Sebelumnya, pada 12 April 2026 Presiden AS Donald Trump mengumumkan rencana blokade terhadap Selat Hormuz setelah perundingan damai dengan Iran mengalami kegagalan. Sehari kemudian, Komando Pusat AS (CENTCOM) mulai menerapkan pembatasan terhadap lalu lintas maritim yang masuk dan keluar dari pelabuhan Iran. Meskipun Iran sempat membuka kembali jalur pelayaran di Selat Hormuz pada 17 April 2026 setelah tercapainya kesepakatan gencatan senjata di kawasan Timur Tengah, situasi kembali memburuk sehari kemudian. Iran kembali menutup Selat Hormuz dan memperketat pengawasan militer setelah AS melanjutkan blokade terhadap pelabuhan-pelabuhan Iran. Pada periode tersebut juga terjadi sejumlah insiden keamanan, termasuk penembakan kapal tanker asing oleh Korps Garda Revolusi Islam (IRGC) serta serangan terhadap kapal berbendera India yang melintas di kawasan tersebut.

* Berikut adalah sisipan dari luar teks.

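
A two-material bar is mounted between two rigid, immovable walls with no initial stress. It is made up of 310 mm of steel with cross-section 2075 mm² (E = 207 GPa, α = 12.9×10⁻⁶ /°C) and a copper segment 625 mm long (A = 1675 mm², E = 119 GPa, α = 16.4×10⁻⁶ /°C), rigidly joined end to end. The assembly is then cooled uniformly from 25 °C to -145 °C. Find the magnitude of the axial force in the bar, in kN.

Free thermal contraction of the whole bar: Σ αᵢΔT Lᵢ = 12.9×10⁻⁶×170×310 + 16.4×10⁻⁶×170×625 = 2.422 mm.
The walls prevent any net length change, so an axial force P (same in every segment) develops. Compatibility: P · Σ Lᵢ/(AᵢEᵢ) = δ_free.
Σ Lᵢ/(AᵢEᵢ) = 310/(2075×207×10³) + 625/(1675×119×10³) = 3.857×10⁻⁶ mm/N.
So P = 2.422 / 3.857×10⁻⁶ = 628 kN, tensile.

P ≈ 628 kN (tensile)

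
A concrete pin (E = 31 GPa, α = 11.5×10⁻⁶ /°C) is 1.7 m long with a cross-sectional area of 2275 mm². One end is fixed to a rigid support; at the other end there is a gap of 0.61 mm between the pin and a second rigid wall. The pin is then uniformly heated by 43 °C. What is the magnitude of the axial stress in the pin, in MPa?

If the wall were absent the pin would grow by αΔT L = 11.5×10⁻⁶ × 43 × 1700 = 0.8407 mm.
After closing the 0.61 mm clearance, 0.8407 − 0.61 = 0.2307 mm of expansion remains to be suppressed by the wall.
So σ = E(δ_free − g)/L = 31×10³ × 0.2307/1700 = 4.206 MPa.

σ ≈ 4.21 MPa (compressive)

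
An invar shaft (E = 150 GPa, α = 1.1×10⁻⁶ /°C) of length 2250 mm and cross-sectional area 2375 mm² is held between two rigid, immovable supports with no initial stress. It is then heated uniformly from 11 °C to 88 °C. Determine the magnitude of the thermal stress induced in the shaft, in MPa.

The supports are rigid, so the total axial strain is zero. The restrained thermal strain is ε = αΔT = 1.1×10⁻⁶ × 77 = 84.7×10⁻⁶.
The stress required to suppress this strain is σ = Eε = 150×10³ × 84.7×10⁻⁶ = 12.7 MPa, compressive since the shaft is trying to expand.

σ ≈ 12.7 MPa (compressive)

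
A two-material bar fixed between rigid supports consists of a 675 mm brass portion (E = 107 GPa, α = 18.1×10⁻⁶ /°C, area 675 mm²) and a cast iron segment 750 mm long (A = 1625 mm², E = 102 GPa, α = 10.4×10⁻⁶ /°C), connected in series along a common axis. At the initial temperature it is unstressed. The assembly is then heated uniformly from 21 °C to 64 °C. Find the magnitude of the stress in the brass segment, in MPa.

σ ≈ 91.9 MPa (compressive)

With the walls removed the bar would change length by δ_free = Σ αᵢΔT Lᵢ = 18.1×10⁻⁶×43×675 + 10.4×10⁻⁶×43×750 = 0.8608 mm.
The walls prevent any net length change, so an axial force P (same in every segment) develops. Compatibility: P · Σ Lᵢ/(AᵢEᵢ) = δ_free.
Σ Lᵢ/(AᵢEᵢ) = 675/(675×107×10³) + 750/(1625×102×10³) = 1.387×10⁻⁵ mm/N.
P = 0.8608 / 1.387×10⁻⁵ = 62060 N = 62.06 kN, compressive.
σ_{brass} = P / A = 62060 / 675 = 91.93 MPa.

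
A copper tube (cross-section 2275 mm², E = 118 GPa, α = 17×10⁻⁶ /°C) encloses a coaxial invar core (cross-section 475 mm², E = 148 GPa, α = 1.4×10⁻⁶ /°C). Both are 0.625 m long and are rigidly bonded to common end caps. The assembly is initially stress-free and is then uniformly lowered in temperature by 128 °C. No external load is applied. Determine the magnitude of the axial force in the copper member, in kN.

P ≈ 111 kN (tensile in the copper)

The copper has the larger α, so on cooling it would change length more than the invar if both were free. The rigid plates force a common final length, so the copper is put into tension and the invar into compression, with equal and opposite forces P (no external load).
Compatibility of the two members (thermal + elastic change equal): (α₁ − α₂)ΔT = P·[1/(A₁E₁) + 1/(A₂E₂)].
|α₁ − α₂|·ΔT = 15.6×10⁻⁶ × 128 = 0.001997.
1/(A₁E₁) + 1/(A₂E₂) = 1/(2275×118×10³) + 1/(475×148×10³) = 1.795×10⁻⁸ N⁻¹.
P = 0.001997 / 1.795×10⁻⁸ = 111200 N = 111.2 kN.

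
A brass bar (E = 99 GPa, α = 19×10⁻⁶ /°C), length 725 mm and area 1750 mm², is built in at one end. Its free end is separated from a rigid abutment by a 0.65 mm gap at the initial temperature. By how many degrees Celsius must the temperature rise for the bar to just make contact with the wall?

The gap closes when αΔT L = 0.65 mm, since the bar is still unstressed at that instant.
So ΔT = g/(αL) = 0.65/(19×10⁻⁶ × 725) = 47.19 °C.

ΔT ≈ 47.2 °C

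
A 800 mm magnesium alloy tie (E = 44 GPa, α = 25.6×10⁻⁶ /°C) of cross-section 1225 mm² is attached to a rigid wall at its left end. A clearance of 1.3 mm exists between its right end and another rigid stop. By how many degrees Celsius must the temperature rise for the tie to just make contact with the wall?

ΔT ≈ 63.5 °C

The gap closes when αΔT L = 1.3 mm, since the tie is still unstressed at that instant.
So ΔT = g/(αL) = 1.3/(25.6×10⁻⁶ × 800) = 63.48 °C.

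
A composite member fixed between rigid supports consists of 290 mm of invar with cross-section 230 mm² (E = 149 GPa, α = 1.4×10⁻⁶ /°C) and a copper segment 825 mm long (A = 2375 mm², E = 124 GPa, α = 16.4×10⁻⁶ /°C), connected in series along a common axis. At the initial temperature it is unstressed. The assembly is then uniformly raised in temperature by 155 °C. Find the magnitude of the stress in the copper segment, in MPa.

With the walls removed the bar would change length by δ_free = Σ αᵢΔT Lᵢ = 1.4×10⁻⁶×155×290 + 16.4×10⁻⁶×155×825 = 2.16 mm.
The rigid supports impose zero overall length change; the single axial force P common to all segments must satisfy P Σ Lᵢ/(AᵢEᵢ) = δ_free.
Σ Lᵢ/(AᵢEᵢ) = 290/(230×149×10³) + 825/(2375×124×10³) = 1.126×10⁻⁵ mm/N.
So P = 2.16 / 1.126×10⁻⁵ = 191.8 kN, compressive.
σ_{copper} = P / A = 191800 / 2375 = 80.75 MPa.

σ ≈ 80.7 MPa (compressive)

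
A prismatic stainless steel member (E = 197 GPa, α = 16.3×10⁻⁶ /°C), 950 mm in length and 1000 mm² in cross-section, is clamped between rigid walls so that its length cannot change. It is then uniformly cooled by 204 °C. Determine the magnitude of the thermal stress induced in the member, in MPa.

The supports are rigid, so the total axial strain is zero. The restrained thermal strain is ε = αΔT = 16.3×10⁻⁶ × 204 = 3325.2×10⁻⁶.
The stress required to suppress this strain is σ = Eε = 197×10³ × 3325.2×10⁻⁶ = 655.1 MPa, tensile since the member is trying to contract.

σ ≈ 655 MPa (tensile)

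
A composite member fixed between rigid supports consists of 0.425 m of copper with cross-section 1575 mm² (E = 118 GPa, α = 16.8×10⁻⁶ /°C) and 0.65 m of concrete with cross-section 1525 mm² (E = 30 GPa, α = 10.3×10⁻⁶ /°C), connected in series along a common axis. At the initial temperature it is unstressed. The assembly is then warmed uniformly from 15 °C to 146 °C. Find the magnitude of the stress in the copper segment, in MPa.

σ ≈ 69.8 MPa (compressive)

If the supports were absent, the total length change would be Σ αᵢΔT Lᵢ = 16.8×10⁻⁶×131×425 + 10.3×10⁻⁶×131×650 = 1.812 mm.
The walls prevent any net length change, so an axial force P (same in every segment) develops. Compatibility: P · Σ Lᵢ/(AᵢEᵢ) = δ_free.
Σ Lᵢ/(AᵢEᵢ) = 425/(1575×118×10³) + 650/(1525×30×10³) = 1.649×10⁻⁵ mm/N.
P = 1.812 / 1.649×10⁻⁵ = 109900 N = 109.9 kN, compressive.
σ_{copper} = P / A = 109900 / 1575 = 69.76 MPa.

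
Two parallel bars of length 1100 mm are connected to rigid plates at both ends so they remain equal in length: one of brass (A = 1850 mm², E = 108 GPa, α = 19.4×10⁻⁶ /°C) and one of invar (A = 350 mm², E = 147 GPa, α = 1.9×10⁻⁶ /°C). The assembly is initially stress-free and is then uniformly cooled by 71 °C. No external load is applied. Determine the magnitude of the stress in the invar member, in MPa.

σ ≈ 145 MPa (compressive)

Both members must finish at the same length. With the larger α, the brass tends to over-contract; the plates restrain it, putting the brass in tension and the invar in compression. With no external load the two internal forces are equal and opposite, magnitude P.
Setting the final lengths equal and cancelling L: (α₁ − α₂)ΔT = P/(A₁E₁) + P/(A₂E₂).
|α₁ − α₂|·ΔT = 17.5×10⁻⁶ × 71 = 0.001242.
1/(A₁E₁) + 1/(A₂E₂) = 1/(1850×108×10³) + 1/(350×147×10³) = 2.444×10⁻⁸ N⁻¹.
So P = 0.001242 / 2.444×10⁻⁸ = 50.84 kN.
σ_{invar} = P/A₂ = 50840/350 = 145.2 MPa, compressive.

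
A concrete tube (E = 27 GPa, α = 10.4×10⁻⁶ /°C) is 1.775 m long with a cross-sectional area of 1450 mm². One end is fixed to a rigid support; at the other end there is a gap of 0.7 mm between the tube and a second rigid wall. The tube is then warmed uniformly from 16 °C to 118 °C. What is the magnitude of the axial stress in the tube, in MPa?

Unrestrained expansion: δ_free = αΔT L = 10.4×10⁻⁶ × 102 × 1775 = 1.883 mm.
After closing the 0.7 mm clearance, 1.883 − 0.7 = 1.183 mm of expansion remains to be suppressed by the wall.
So σ = E(δ_free − g)/L = 27×10³ × 1.183/1775 = 17.99 MPa.

σ ≈ 18 MPa (compressive)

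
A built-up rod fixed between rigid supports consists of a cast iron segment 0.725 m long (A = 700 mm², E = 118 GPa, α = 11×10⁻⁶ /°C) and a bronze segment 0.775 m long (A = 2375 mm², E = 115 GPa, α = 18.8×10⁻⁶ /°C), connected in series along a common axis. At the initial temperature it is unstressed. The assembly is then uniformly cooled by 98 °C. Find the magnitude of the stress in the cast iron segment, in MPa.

Free thermal contraction of the whole bar: Σ αᵢΔT Lᵢ = 11×10⁻⁶×98×725 + 18.8×10⁻⁶×98×775 = 2.209 mm.
The walls prevent any net length change, so an axial force P (same in every segment) develops. Compatibility: P · Σ Lᵢ/(AᵢEᵢ) = δ_free.
Σ Lᵢ/(AᵢEᵢ) = 725/(700×118×10³) + 775/(2375×115×10³) = 1.161×10⁻⁵ mm/N.
Hence P = δ_free / Σ(L/AE) = 2.209/1.161×10⁻⁵ = 190.2 kN (tensile).
σ_{cast iron} = P / A = 190200 / 700 = 271.7 MPa.

σ ≈ 272 MPa (tensile)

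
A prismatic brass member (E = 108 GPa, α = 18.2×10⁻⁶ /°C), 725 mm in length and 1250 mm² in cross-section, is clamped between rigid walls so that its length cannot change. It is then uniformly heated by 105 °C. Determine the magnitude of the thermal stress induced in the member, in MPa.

Because both ends are immovable the net strain is zero, and the suppressed thermal strain is αΔT = 18.2×10⁻⁶ × 105 = 1911×10⁻⁶.
Hence σ = E·αΔT = 108×10³ × 1911×10⁻⁶ = 206.4 MPa, compressive.

σ ≈ 206 MPa (compressive)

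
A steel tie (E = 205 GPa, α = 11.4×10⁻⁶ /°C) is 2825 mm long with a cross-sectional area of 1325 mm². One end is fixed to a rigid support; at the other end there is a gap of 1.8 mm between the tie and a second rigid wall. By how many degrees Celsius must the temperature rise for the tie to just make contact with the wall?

The gap closes when αΔT L = 1.8 mm, since the tie is still unstressed at that instant.
ΔT = 1.8 / (11.4×10⁻⁶ × 2825) = 55.89 °C.

ΔT ≈ 55.9 °C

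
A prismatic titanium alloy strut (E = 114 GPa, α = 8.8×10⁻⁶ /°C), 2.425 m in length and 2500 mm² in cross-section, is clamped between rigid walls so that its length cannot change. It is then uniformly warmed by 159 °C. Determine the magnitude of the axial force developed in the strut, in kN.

With zero net strain, σ = E·αΔT = 114 GPa × 8.8×10⁻⁶ × 159 = 159.5 MPa.
Then P = σA = 159.5 × 2500 mm² = 398.8 kN, compressive.

P ≈ 399 kN (compressive)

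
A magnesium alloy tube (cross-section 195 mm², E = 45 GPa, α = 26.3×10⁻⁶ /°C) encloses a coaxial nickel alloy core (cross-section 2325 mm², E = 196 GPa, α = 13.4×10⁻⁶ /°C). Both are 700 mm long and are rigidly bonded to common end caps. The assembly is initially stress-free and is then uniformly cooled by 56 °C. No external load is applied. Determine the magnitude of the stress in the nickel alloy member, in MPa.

Equilibrium of a rigid end plate with no external load gives equal and opposite internal forces ±P in the two members. Since α_{magnesium alloy} > α_{nickel alloy}, cooling drives the magnesium alloy into tension and the nickel alloy into compression.
Setting the final lengths equal and cancelling L: (α₁ − α₂)ΔT = P/(A₁E₁) + P/(A₂E₂).
|α₁ − α₂|·ΔT = 12.9×10⁻⁶ × 56 = 0.0007224.
1/(A₁E₁) + 1/(A₂E₂) = 1/(195×45×10³) + 1/(2325×196×10³) = 1.162×10⁻⁷ N⁻¹.
P = 0.0007224 / 1.162×10⁻⁷ = 6219 N = 6.219 kN.
σ_{nickel alloy} = P/A₂ = 6219/2325 = 2.675 MPa, compressive.

σ ≈ 2.67 MPa (compressive)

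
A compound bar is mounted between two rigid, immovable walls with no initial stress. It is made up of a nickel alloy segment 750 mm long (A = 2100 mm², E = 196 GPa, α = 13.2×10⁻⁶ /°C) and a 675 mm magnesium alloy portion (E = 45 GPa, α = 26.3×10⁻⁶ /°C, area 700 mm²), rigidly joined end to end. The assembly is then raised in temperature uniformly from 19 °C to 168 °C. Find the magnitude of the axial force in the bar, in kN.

P ≈ 177 kN (compressive)

Free thermal expansion of the whole bar: Σ αᵢΔT Lᵢ = 13.2×10⁻⁶×149×750 + 26.3×10⁻⁶×149×675 = 4.12 mm.
Since the ends are fixed, an axial force P builds up, equal in every segment, with P · Σ Lᵢ/(AᵢEᵢ) = δ_free.
Σ Lᵢ/(AᵢEᵢ) = 750/(2100×196×10³) + 675/(700×45×10³) = 2.325×10⁻⁵ mm/N.
So P = 4.12 / 2.325×10⁻⁵ = 177.2 kN, compressive.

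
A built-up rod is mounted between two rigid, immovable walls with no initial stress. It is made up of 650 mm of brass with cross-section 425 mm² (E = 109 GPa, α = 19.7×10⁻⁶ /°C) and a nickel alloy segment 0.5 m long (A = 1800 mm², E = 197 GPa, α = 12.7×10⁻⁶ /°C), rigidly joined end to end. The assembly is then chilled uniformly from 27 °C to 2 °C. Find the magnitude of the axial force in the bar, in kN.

If the supports were absent, the total length change would be Σ αᵢΔT Lᵢ = 19.7×10⁻⁶×25×650 + 12.7×10⁻⁶×25×500 = 0.4789 mm.
The walls prevent any net length change, so an axial force P (same in every segment) develops. Compatibility: P · Σ Lᵢ/(AᵢEᵢ) = δ_free.
The series flexibility is Σ Lᵢ/(AᵢEᵢ) = 650/(425×109×10³) + 500/(1800×197×10³) = 1.544×10⁻⁵ mm/N.
P = 0.4789 / 1.544×10⁻⁵ = 31010 N = 31.01 kN, tensile.

P ≈ 31 kN (tensile)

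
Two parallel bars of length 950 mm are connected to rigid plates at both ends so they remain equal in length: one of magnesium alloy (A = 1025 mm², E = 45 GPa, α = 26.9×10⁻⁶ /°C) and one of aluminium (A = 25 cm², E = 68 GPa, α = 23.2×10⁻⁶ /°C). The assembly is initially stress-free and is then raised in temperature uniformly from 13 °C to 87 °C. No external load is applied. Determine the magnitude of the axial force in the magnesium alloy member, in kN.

The magnesium alloy has the larger α, so on heating it would change length more than the aluminium if both were free. The rigid plates force a common final length, so the magnesium alloy is put into compression and the aluminium into tension, with equal and opposite forces P (no external load).
Compatibility of the two members (thermal + elastic change equal): (α₁ − α₂)ΔT = P·[1/(A₁E₁) + 1/(A₂E₂)].
|α₁ − α₂|·ΔT = 3.7×10⁻⁶ × 74 = 0.0002738.
1/(A₁E₁) + 1/(A₂E₂) = 1/(1025×45×10³) + 1/(2500×68×10³) = 2.756×10⁻⁸ N⁻¹.
So P = 0.0002738 / 2.756×10⁻⁸ = 9.934 kN.

P ≈ 9.93 kN (compressive in the magnesium alloy)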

Di tengah meningkatnya ketegangan, AS mengklaim telah membersihkan ranjau laut di Selat Hormuz menggunakan drone laut sebagai bagian dari upaya menjaga jalur pelayaran internasional. Namun, situasi tetap memanas setelah Iran menangkap dua kapal kontainer asing pada 22 April 2026, yakni MSC Francesca dan Epaminondas, dengan tuduhan pelanggaran izin operasi dan manipulasi sistem navigasi.
Memasuki Mei 2026, konflik berlanjut melalui operasi militer AS bertajuk “Project Freedom” yang bertujuan mengawal kapal-kapal keluar dari Teluk Persia melalui Selat Hormuz. Meski Trump sempat mengumumkan penghentian sementara operasi tersebut pada 5 Mei 2026 karena adanya kemajuan menuju kesepakatan dengan Iran, insiden keamanan di kawasan masih terus terjadi. Sebuah kapal milik perusahaan pelayaran Prancis, CMA CGM, dilaporkan menjadi sasaran serangan di Selat Hormuz. Serangan yang sumbernya belum diketahui itu menyebabkan kerusakan pada kapal serta sejumlah awak mengalami luka-luka.